While the advantages of research involving child subjects are usually uncontested on medical grounds, many question such research on moral grounds. The ethics of conducting research using human subjects rest on informed consent, which infants and young children can never be sufficiently mature to provide.
No parent or guardian, even with the best intentions, has the moral status to consent for a child to be made the subject of medical investigation. Even if this severely restricts possible advances in childhood medicine, the moral progress of the race is more important than the scientific.
The ethical questions of child medical experimentation can be seen in terms of the future good of many against the possible risk to the few, or the moral duty of medical research to overcome disease threatening children as a group, versus the moral imperative to protect each individual child patient. In the case of orphaned poverty-stricken children with little hope of a satisfying life, perhaps their 'legacy' may well be to provide science with the chance of helping other humans rather than spending their lives (which, chances are, are already condemned to being unrealistically short) in a parasitic mode.
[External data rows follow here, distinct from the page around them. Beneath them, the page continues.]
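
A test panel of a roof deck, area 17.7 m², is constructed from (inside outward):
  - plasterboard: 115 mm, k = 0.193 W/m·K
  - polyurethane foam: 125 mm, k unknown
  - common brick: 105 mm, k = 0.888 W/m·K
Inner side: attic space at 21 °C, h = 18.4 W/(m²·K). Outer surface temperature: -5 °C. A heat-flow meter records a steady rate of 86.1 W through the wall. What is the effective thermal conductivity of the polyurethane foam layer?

k ≈ 0.0273 W/(m·K)

Treating each layer as a thermal resistance in series:
R_inner film = 1/(h_i·A) = 1/(18.4×17.7) = 0.00307 K/W
R_plasterboard = L/(kA) = 0.115/(0.193×17.7) = 0.03366 K/W
R_common brick = L/(kA) = 0.105/(0.888×17.7) = 0.00668 K/W
Sum of known resistances R_other = 0.04342 K/W
Total R = ΔT/Q = 26/86.1 = 0.302 K/W
R_polyurethane foam = R_total − R_other = 0.2586 K/W
k = L/(R·A) = 0.125/(0.2586×17.7)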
Child medical research in one form or another has led to the virtual elimination in industrialized countries of the leading causes of child mortality and morbidity, including tetanus, pertussis, diphtheria, poliomyelitis and measles. Though not yet sufficiently implemented, a simple and effective treatment has been found for diarrhoea (the main cause of child death in developing countries), and progress is being made in treating certain forms of cancer, which is among the largest child killers in the industrialized world.